WASHINGTON -- The Republican-controlled House is on track to easily pass a bill Friday to approve the Keystone XL oil pipeline, and this time, the Senate may follow.
The bill marks the ninth attempt by the House to secure approval of the pipeline, which has been repeatedly delayed by environmental reviews, legal challenges to its route, and politics. Prior votes in the Senate on the issue have failed to get enough votes, but supporters said Thursday they were close to reaching that threshold.
Both the GOP and Senate Democrats hope the votes will give an edge to their party's candidate in the Louisiana Senate race, where Republican Rep. Bill Cassidy and Sen. Mary Landrieu are headed for a runoff, and both are touting their energy credentials in an oil and gas-producing state.
While Landrieu pushed for the vote planned in the Senate next week, Senate Minority Leader Mitch McConnell of Kentucky credited the Republican sponsor, Sen. John Hoeven of North Dakota, for the progress Thursday.
"We never would have gotten to this point without the tireless leadership of Sen. Hoeven in the Senate, and Congressman Cassidy in the House," said McConnell. "Like the experts, Sen. Hoeven also knows that Keystone would also have almost zero net effect on our climate."
Even if the measure passes the Senate, it may hit a dead end at the White House, which has repeatedly issued veto threats on the bills to expedite or force the President Obama's hand on the issue.
The White House has stopped short of directly threatening a veto of the Keystone legislation. But spokesman Josh Earnest, traveling in Asia with Mr. Obama, said the president takes a "dim view" of legislative efforts to force action on the project.
Environmentalists have framed the issue as a significant test of Mr. Obama's commitment to address climate change. Republicans, and the State Department's review, say the pipeline won't have a significant impact on global warming and thus should be green-lighted.
The 1,179-mile project is proposed to go from Canada through Montana and South Dakota to Nebraska, where it would connect with existing pipelines to carry more than 800,000 barrels of crude oil a day to refineries along the Texas Gulf Coast.

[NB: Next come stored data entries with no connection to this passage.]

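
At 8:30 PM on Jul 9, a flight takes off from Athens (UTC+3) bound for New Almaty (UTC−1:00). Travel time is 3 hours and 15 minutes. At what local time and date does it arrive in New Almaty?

7:45 PM on July 9

Convert departure to UTC: 8:30 PM − 3:00 = 5:30 PM UTC on Jul 9.
Add 3 hours and 15 minutes travel time → 8:45 PM UTC.
New Almaty is UTC−1:00, so local arrival = 8:45 PM − 1:00 = 7:45 PM on Jul 9.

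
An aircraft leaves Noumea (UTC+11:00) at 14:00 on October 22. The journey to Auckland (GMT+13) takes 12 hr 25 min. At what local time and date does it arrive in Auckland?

04:25 on October 23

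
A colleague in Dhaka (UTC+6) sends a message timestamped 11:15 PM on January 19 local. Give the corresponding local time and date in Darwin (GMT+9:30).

2:45 AM on January 20

In UTC: 11:15 PM − 6:00 = 5:15 PM on Jan 19.
Darwin is UTC+9:30: 5:15 PM + 9:30 = 2:45 AM on Jan 20.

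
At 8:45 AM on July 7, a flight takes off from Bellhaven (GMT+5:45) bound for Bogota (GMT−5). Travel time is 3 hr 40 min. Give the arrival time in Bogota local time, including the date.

Convert departure to UTC: 8:45 AM − 5:45 = 3:00 AM UTC on Jul 7.
Add 3 hours and 40 minutes travel time → 6:40 AM UTC.
Bogota is UTC−5:00, so local arrival = 6:40 AM − 5:00 = 1:40 AM on Jul 7.

1:40 AM on July 7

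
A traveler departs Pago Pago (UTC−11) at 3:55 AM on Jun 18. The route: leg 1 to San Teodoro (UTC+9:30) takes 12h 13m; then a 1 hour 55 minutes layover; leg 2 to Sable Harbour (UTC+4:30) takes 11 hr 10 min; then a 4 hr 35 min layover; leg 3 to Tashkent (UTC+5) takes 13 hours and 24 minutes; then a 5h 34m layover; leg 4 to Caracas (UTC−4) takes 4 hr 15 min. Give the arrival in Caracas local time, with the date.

4:01 PM on Jun 20

Convert departure to UTC: 3:55 AM + 11:00 = 2:55 PM UTC on Jun 18.
Add 12 hours and 13 minutes leg 1 → 3:08 AM UTC (Jun 19).
Add 1 hour and 55 minutes layover in San Teodoro → 5:03 AM UTC.
Add 11 hours and 10 minutes leg 2 → 4:13 PM UTC.
Add 4 hours and 35 minutes layover in Sable Harbour → 8:48 PM UTC.
Add 13 hours 24 minutes leg 3 → 10:12 AM UTC (Jun 20).
Add 5 hours 34 minutes layover in Tashkent → 3:46 PM UTC.
Add 4 hours 15 minutes leg 4 → 8:01 PM UTC.
Caracas is UTC−4:00, so local arrival = 8:01 PM − 4:00 = 4:01 PM on Jun 20.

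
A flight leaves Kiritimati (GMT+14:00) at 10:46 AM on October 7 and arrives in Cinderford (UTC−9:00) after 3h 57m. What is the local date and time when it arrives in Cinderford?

Convert departure to UTC: 10:46 AM − 14:00 = 8:46 PM UTC on Oct 6.
Add 3 hours 57 minutes travel time → 12:43 AM UTC (Oct 7).
Cinderford is UTC−9:00, so local arrival = 12:43 AM − 9:00 = 3:43 PM on Oct 6.

3:43 PM on Oct 6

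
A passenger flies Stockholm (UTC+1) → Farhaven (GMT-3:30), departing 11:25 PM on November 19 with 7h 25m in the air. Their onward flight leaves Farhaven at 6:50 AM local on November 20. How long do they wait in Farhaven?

Convert departure to UTC: 11:25 PM − 1:00 = 10:25 PM UTC on Nov 19.
Add 7 hours 25 minutes flight time → 5:50 AM UTC (Nov 20).
Farhaven is UTC−3:30, so local arrival = 5:50 AM − 3:30 = 2:20 AM on Nov 20.
Layover = 6:50 AM − 2:20 AM = 4 hours 30 minutes.

4 hours 30 minutes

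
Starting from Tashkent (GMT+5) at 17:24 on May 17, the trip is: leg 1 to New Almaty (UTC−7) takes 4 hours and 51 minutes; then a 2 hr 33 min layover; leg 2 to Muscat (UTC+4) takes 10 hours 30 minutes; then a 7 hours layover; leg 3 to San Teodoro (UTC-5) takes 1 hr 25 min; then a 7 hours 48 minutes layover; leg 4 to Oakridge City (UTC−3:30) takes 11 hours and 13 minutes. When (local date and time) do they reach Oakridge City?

06:14 on May 19

Convert departure to UTC: 17:24 − 5:00 = 12:24 UTC on May 17.
Add 4 hours 51 minutes leg 1 → 17:15 UTC.
Add 2 hours and 33 minutes layover in New Almaty → 19:48 UTC.
Add 10 hours and 30 minutes leg 2 → 06:18 UTC (May 18).
Add 7 hours layover in Muscat → 13:18 UTC.
Add 1 hour 25 minutes leg 3 → 14:43 UTC.
Add 7 hours 48 minutes layover in San Teodoro → 22:31 UTC.
Add 11 hours 13 minutes leg 4 → 09:44 UTC (May 19).
Oakridge City is UTC−3:30, so local arrival = 09:44 − 3:30 = 06:14 on May 19.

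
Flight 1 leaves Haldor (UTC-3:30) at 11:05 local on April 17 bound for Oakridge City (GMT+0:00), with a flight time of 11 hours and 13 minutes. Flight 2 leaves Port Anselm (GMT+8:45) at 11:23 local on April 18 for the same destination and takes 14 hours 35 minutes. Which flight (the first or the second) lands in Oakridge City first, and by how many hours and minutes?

the first, by 15 hours 25 minutes

Flight 1 in UTC: 11:05 + 3:30 = 14:35 on Apr 17.
+11 hours and 13 minutes → arrive 01:48 UTC on Apr 18.
Flight 2 in UTC: 11:23 − 8:45 = 02:38 on Apr 18.
+14 hours 35 minutes → arrive 17:13 UTC on Apr 18.
Flight 1 lands earlier by 15 hours 25 minutes.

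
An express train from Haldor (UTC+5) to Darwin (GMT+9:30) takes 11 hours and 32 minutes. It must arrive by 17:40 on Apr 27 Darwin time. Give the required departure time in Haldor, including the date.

Target arrival in UTC: 17:40 − 9:30 = 08:10 on Apr 27.
Subtract 11 hours 32 minutes → departure 20:38 UTC on Apr 26.
Haldor is UTC+5:00: 20:38 + 5:00 = 01:38 on Apr 27.

01:38 on April 27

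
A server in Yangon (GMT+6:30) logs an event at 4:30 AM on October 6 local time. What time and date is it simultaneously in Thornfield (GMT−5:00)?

5:00 PM on October 5

Thornfield is 11:30 behind Yangon.
Shift by the zone difference: 4:30 AM − 11:30 = 5:00 PM on Oct 5 in Thornfield.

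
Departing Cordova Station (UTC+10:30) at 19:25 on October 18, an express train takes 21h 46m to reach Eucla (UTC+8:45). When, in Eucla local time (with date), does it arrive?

15:26 on October 19

Convert departure to UTC: 19:25 − 10:30 = 08:55 UTC on Oct 18.
Add 21 hours 46 minutes travel time → 06:41 UTC (Oct 19).
Eucla is UTC+8:45, so local arrival = 06:41 + 8:45 = 15:26 on Oct 19.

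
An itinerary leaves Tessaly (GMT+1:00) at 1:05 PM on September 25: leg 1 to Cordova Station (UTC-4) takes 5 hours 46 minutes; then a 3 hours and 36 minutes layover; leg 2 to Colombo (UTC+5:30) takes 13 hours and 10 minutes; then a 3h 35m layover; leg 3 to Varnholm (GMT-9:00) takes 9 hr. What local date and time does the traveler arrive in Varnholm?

2:12 PM on September 26

Convert departure to UTC: 1:05 PM − 1:00 = 12:05 PM UTC on Sep 25.
Add 5 hours and 46 minutes leg 1 → 5:51 PM UTC.
Add 3 hours 36 minutes layover in Cordova Station → 9:27 PM UTC.
Add 13 hours 10 minutes leg 2 → 10:37 AM UTC (Sep 26).
Add 3 hours 35 minutes layover in Colombo → 2:12 PM UTC.
Add 9 hours leg 3 → 11:12 PM UTC.
Varnholm is UTC−9:00, so local arrival = 11:12 PM − 9:00 = 2:12 PM on Sep 26.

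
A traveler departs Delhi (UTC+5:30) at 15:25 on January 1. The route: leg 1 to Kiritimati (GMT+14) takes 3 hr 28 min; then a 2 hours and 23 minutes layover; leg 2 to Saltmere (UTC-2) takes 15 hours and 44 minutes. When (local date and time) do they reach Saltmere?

Convert departure to UTC: 15:25 − 5:30 = 09:55 UTC on Jan 1.
Add 3 hours 28 minutes leg 1 → 13:23 UTC.
Add 2 hours 23 minutes layover in Kiritimati → 15:46 UTC.
Add 15 hours 44 minutes leg 2 → 07:30 UTC (Jan 2).
Saltmere is UTC−2:00, so local arrival = 07:30 − 2:00 = 05:30 on Jan 2.

05:30 on January 2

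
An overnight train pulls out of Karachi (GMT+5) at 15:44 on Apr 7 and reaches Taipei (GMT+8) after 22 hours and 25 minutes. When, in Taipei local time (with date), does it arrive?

17:09 on April 8

Convert departure to UTC: 15:44 − 5:00 = 10:44 UTC on Apr 7.
Add 22 hours 25 minutes travel time → 09:09 UTC (Apr 8).
Taipei is UTC+8:00, so local arrival = 09:09 + 8:00 = 17:09 on Apr 8.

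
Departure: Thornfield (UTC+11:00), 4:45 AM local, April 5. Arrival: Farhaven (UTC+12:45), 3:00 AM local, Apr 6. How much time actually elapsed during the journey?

Farhaven is 1:45 ahead of Thornfield.
Clock-face elapsed time (ignoring zones) is 22 hours 15 minutes.
Actual elapsed = 22 hours 15 minutes − 1:45 = 20 hours 30 minutes.

20 hours 30 minutes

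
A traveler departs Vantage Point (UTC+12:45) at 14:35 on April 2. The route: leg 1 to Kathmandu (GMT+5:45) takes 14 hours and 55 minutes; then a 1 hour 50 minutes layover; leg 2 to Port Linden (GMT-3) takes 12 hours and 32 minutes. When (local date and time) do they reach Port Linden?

04:07 on Apr 3

Convert departure to UTC: 14:35 − 12:45 = 01:50 UTC on Apr 2.
Add 14 hours and 55 minutes leg 1 → 16:45 UTC.
Add 1 hour 50 minutes layover in Kathmandu → 18:35 UTC.
Add 12 hours and 32 minutes leg 2 → 07:07 UTC (Apr 3).
Port Linden is UTC−3:00, so local arrival = 07:07 − 3:00 = 04:07 on Apr 3.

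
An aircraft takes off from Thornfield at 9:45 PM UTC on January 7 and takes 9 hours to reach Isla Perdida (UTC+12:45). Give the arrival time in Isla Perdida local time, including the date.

Departure is given in UTC: 9:45 PM on Jan 7.
Add 9 hours → 6:45 AM UTC (Jan 8).
Isla Perdida is UTC+12:45: 6:45 AM + 12:45 = 7:30 PM on Jan 8.

7:30 PM on Jan 8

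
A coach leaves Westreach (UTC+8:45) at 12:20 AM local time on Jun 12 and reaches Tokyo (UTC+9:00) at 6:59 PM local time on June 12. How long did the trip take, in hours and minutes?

Tokyo is 0:15 ahead of Westreach.
Clock-face elapsed time (ignoring zones) is 18 hours 39 minutes.
Actual elapsed = 18 hours 39 minutes − 0:15 = 18 hours 24 minutes.

18 hours 24 minutes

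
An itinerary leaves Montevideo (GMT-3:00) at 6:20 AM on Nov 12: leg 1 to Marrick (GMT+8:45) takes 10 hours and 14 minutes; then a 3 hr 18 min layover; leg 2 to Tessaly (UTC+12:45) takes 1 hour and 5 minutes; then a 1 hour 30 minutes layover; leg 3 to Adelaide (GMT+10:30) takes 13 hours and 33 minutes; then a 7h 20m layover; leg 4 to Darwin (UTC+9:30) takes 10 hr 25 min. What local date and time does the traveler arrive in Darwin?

Convert departure to UTC: 6:20 AM + 3:00 = 9:20 AM UTC on Nov 12.
Add 10 hours and 14 minutes leg 1 → 7:34 PM UTC.
Add 3 hours and 18 minutes layover in Marrick → 10:52 PM UTC.
Add 1 hour 5 minutes leg 2 → 11:57 PM UTC.
Add 1 hour and 30 minutes layover in Tessaly → 1:27 AM UTC (Nov 13).
Add 13 hours 33 minutes leg 3 → 3:00 PM UTC.
Add 7 hours 20 minutes layover in Adelaide → 10:20 PM UTC.
Add 10 hours and 25 minutes leg 4 → 8:45 AM UTC (Nov 14).
Darwin is UTC+9:30, so local arrival = 8:45 AM + 9:30 = 6:15 PM on Nov 14.

6:15 PM on Nov 14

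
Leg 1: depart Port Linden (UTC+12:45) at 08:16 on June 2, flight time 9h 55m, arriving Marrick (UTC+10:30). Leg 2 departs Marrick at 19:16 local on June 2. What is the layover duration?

3 hours 20 minutes

Convert departure to UTC: 08:16 − 12:45 = 19:31 UTC on Jun 1.
Add 9 hours 55 minutes flight time → 05:26 UTC (Jun 2).
Marrick is UTC+10:30, so local arrival = 05:26 + 10:30 = 15:56 on Jun 2.
Layover = 19:16 − 15:56 = 3 hours 20 minutes.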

Advocates say it would create thousands of jobs and aid energy security, but environmentalists warn of possible spills and say the pipeline would expedite development of some of the dirtiest oil available.
The State Department said in a Jan. 31 report the project would not significantly boost carbon emissions because the oil was likely to find its way to market by other means. It added that transporting it by rail or truck would cause greater environmental problems than if the Keystone XL pipeline were built.

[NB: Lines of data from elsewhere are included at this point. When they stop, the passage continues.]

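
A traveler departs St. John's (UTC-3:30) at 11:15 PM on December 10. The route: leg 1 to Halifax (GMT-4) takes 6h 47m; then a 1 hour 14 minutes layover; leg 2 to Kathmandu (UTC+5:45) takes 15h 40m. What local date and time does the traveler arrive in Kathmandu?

8:11 AM on December 12

Convert departure to UTC: 11:15 PM + 3:30 = 2:45 AM UTC on Dec 11.
Add 6 hours and 47 minutes leg 1 → 9:32 AM UTC.
Add 1 hour 14 minutes layover in Halifax → 10:46 AM UTC.
Add 15 hours 40 minutes leg 2 → 2:26 AM UTC (Dec 12).
Kathmandu is UTC+5:45, so local arrival = 2:26 AM + 5:45 = 8:11 AM on Dec 12.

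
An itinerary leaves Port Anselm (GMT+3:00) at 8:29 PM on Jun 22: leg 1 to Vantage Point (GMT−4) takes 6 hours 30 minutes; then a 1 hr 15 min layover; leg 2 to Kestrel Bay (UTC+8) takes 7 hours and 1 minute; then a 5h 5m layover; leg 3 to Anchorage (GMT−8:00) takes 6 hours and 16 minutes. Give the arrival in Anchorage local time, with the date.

11:36 AM on June 23

Convert departure to UTC: 8:29 PM − 3:00 = 5:29 PM UTC on Jun 22.
Add 6 hours 30 minutes leg 1 → 11:59 PM UTC.
Add 1 hour 15 minutes layover in Vantage Point → 1:14 AM UTC (Jun 23).
Add 7 hours and 1 minute leg 2 → 8:15 AM UTC.
Add 5 hours 5 minutes layover in Kestrel Bay → 1:20 PM UTC.
Add 6 hours 16 minutes leg 3 → 7:36 PM UTC.
Anchorage is UTC−8:00, so local arrival = 7:36 PM − 8:00 = 11:36 AM on Jun 23.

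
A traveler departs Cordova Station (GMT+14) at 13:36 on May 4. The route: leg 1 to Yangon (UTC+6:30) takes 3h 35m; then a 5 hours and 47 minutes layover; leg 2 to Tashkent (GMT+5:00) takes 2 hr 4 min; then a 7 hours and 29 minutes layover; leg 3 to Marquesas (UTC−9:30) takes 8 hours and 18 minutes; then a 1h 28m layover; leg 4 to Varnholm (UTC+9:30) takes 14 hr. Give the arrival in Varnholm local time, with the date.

03:47 on May 6

Convert departure to UTC: 13:36 − 14:00 = 23:36 UTC on May 3.
Add 3 hours 35 minutes leg 1 → 03:11 UTC (May 4).
Add 5 hours 47 minutes layover in Yangon → 08:58 UTC.
Add 2 hours 4 minutes leg 2 → 11:02 UTC.
Add 7 hours and 29 minutes layover in Tashkent → 18:31 UTC.
Add 8 hours and 18 minutes leg 3 → 02:49 UTC (May 5).
Add 1 hour and 28 minutes layover in Marquesas → 04:17 UTC.
Add 14 hours leg 4 → 18:17 UTC.
Varnholm is UTC+9:30, so local arrival = 18:17 + 9:30 = 03:47 on May 6.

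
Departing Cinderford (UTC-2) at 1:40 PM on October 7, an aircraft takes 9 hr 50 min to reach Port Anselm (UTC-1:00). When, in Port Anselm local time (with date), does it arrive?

12:30 AM on October 8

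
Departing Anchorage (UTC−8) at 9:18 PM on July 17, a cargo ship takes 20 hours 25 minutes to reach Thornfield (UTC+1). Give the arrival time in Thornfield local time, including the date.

2:43 AM on July 19

Convert departure to UTC: 9:18 PM + 8:00 = 5:18 AM UTC on Jul 18.
Add 20 hours 25 minutes travel time → 1:43 AM UTC (Jul 19).
Thornfield is UTC+1:00, so local arrival = 1:43 AM + 1:00 = 2:43 AM on Jul 19.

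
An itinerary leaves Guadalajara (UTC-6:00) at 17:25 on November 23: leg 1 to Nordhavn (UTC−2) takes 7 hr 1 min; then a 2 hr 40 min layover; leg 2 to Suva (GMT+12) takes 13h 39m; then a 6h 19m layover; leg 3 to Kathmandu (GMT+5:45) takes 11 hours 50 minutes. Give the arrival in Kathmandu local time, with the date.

Convert departure to UTC: 17:25 + 6:00 = 23:25 UTC on Nov 23.
Add 7 hours and 1 minute leg 1 → 06:26 UTC (Nov 24).
Add 2 hours and 40 minutes layover in Nordhavn → 09:06 UTC.
Add 13 hours 39 minutes leg 2 → 22:45 UTC.
Add 6 hours 19 minutes layover in Suva → 05:04 UTC (Nov 25).
Add 11 hours 50 minutes leg 3 → 16:54 UTC.
Kathmandu is UTC+5:45, so local arrival = 16:54 + 5:45 = 22:39 on Nov 25.

22:39 on November 25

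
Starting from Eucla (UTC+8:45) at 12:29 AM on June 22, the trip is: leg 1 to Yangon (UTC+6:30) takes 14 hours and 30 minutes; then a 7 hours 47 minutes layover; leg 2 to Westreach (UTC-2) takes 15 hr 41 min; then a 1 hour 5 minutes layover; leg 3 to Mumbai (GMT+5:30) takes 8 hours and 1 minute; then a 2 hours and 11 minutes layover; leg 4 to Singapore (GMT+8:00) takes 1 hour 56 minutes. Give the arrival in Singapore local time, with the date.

Convert departure to UTC: 12:29 AM − 8:45 = 3:44 PM UTC on Jun 21.
Add 14 hours and 30 minutes leg 1 → 6:14 AM UTC (Jun 22).
Add 7 hours 47 minutes layover in Yangon → 2:01 PM UTC.
Add 15 hours 41 minutes leg 2 → 5:42 AM UTC (Jun 23).
Add 1 hour 5 minutes layover in Westreach → 6:47 AM UTC.
Add 8 hours 1 minute leg 3 → 2:48 PM UTC.
Add 2 hours and 11 minutes layover in Mumbai → 4:59 PM UTC.
Add 1 hour and 56 minutes leg 4 → 6:55 PM UTC.
Singapore is UTC+8:00, so local arrival = 6:55 PM + 8:00 = 2:55 AM on Jun 24.

2:55 AM on Jun 24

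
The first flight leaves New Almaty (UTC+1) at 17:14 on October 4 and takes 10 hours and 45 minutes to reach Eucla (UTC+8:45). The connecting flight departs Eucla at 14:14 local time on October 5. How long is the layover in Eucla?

Convert departure to UTC: 17:14 − 1:00 = 16:14 UTC on Oct 4.
Add 10 hours and 45 minutes flight time → 02:59 UTC (Oct 5).
Eucla is UTC+8:45, so local arrival = 02:59 + 8:45 = 11:44 on Oct 5.
Layover = 14:14 − 11:44 = 2 hours 30 minutes.

2 hours 30 minutes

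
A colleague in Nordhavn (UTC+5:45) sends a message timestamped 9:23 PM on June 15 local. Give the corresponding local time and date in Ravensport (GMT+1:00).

4:38 PM on Jun 15

In UTC: 9:23 PM − 5:45 = 3:38 PM on Jun 15.
Ravensport is UTC+1:00: 3:38 PM + 1:00 = 4:38 PM on Jun 15.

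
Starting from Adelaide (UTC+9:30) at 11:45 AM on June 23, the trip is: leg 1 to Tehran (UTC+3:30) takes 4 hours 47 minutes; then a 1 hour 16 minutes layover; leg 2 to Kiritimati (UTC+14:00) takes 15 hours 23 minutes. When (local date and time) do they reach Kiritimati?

Convert departure to UTC: 11:45 AM − 9:30 = 2:15 AM UTC on Jun 23.
Add 4 hours and 47 minutes leg 1 → 7:02 AM UTC.
Add 1 hour 16 minutes layover in Tehran → 8:18 AM UTC.
Add 15 hours and 23 minutes leg 2 → 11:41 PM UTC.
Kiritimati is UTC+14:00, so local arrival = 11:41 PM + 14:00 = 1:41 PM on Jun 24.

1:41 PM on June 24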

In a news conference in Myanmar Friday with opposition leader Aung San Suu Kyi, the president noted that there's a case pending in Nebraska challenging the project.

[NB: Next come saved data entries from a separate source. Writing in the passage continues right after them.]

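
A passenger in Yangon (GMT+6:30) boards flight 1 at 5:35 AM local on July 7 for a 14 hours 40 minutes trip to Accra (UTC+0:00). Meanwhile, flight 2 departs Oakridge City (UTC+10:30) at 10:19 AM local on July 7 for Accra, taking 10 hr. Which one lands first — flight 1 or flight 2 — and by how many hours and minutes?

Flight 1 in UTC: 5:35 AM − 6:30 = 11:05 PM on Jul 6.
+14 hours and 40 minutes → arrive 1:45 PM UTC on Jul 7.
Flight 2 in UTC: 10:19 AM − 10:30 = 11:49 PM on Jul 6.
+10 hours → arrive 9:49 AM UTC on Jul 7.
Flight 2 lands earlier by 3 hours 56 minutes.

the second, by 3 hours 56 minutes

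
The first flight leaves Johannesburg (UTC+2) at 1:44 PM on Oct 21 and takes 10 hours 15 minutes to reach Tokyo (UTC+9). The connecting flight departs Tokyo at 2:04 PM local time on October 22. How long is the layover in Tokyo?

Convert departure to UTC: 1:44 PM − 2:00 = 11:44 AM UTC on Oct 21.
Add 10 hours 15 minutes flight time → 9:59 PM UTC.
Tokyo is UTC+9:00, so local arrival = 9:59 PM + 9:00 = 6:59 AM on Oct 22.
Layover = 2:04 PM − 6:59 AM = 7 hours 5 minutes.

7 hours 5 minutes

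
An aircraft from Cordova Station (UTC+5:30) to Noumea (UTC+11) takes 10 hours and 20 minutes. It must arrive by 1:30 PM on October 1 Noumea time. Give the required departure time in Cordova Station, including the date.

9:40 PM on September 30

Target arrival in UTC: 1:30 PM − 11:00 = 2:30 AM on Oct 1.
Subtract 10 hours 20 minutes → departure 4:10 PM UTC on Sep 30.
Cordova Station is UTC+5:30: 4:10 PM + 5:30 = 9:40 PM on Sep 30.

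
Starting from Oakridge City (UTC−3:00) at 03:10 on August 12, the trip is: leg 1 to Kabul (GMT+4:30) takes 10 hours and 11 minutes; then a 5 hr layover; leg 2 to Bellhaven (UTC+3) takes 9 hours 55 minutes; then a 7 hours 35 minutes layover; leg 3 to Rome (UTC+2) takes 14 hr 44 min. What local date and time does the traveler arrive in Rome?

07:35 on August 14

Convert departure to UTC: 03:10 + 3:00 = 06:10 UTC on Aug 12.
Add 10 hours 11 minutes leg 1 → 16:21 UTC.
Add 5 hours layover in Kabul → 21:21 UTC.
Add 9 hours 55 minutes leg 2 → 07:16 UTC (Aug 13).
Add 7 hours and 35 minutes layover in Bellhaven → 14:51 UTC.
Add 14 hours and 44 minutes leg 3 → 05:35 UTC (Aug 14).
Rome is UTC+2:00, so local arrival = 05:35 + 2:00 = 07:35 on Aug 14.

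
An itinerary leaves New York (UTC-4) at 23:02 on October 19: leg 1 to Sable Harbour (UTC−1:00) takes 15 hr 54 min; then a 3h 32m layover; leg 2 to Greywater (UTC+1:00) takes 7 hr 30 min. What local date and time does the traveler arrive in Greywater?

06:58 on October 21

Convert departure to UTC: 23:02 + 4:00 = 03:02 UTC on Oct 20.
Add 15 hours 54 minutes leg 1 → 18:56 UTC.
Add 3 hours 32 minutes layover in Sable Harbour → 22:28 UTC.
Add 7 hours and 30 minutes leg 2 → 05:58 UTC (Oct 21).
Greywater is UTC+1:00, so local arrival = 05:58 + 1:00 = 06:58 on Oct 21.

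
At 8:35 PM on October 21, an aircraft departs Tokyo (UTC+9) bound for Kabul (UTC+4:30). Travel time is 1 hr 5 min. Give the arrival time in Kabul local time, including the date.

Convert departure to UTC: 8:35 PM − 9:00 = 11:35 AM UTC on Oct 21.
Add 1 hour and 5 minutes travel time → 12:40 PM UTC.
Kabul is UTC+4:30, so local arrival = 12:40 PM + 4:30 = 5:10 PM on Oct 21.

5:10 PM on October 21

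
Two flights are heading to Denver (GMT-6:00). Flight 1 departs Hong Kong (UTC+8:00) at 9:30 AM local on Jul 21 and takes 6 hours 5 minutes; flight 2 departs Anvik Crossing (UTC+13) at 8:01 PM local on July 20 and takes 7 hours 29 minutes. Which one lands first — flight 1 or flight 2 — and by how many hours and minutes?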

"If you don't know the route, it's hard to finalize a plan," he said. "As a policy matter, my government believes we should judge this pipeline on whether it accelerates climate change and affects gas prices.
"I have to push back against the idea that Keystone is a jobs bill. Understand what it is: It's about Canada pumping their oil through our, and it will be sold everywhere else.
"What does have an impact on gas prices is the boom of natural gas. Republicans should be engaging in what we can do to produce more energy."
For Mr. Obama, the votes offer a preview of what is to come on energy and environmental issues when Republicans take over the Senate next year, giving them control of Congress. McConnell and other Republican leaders have vowed to rein in Mr. Obama's plans on the climate and pass legislation to greatly expand energy production and expedite energy exports.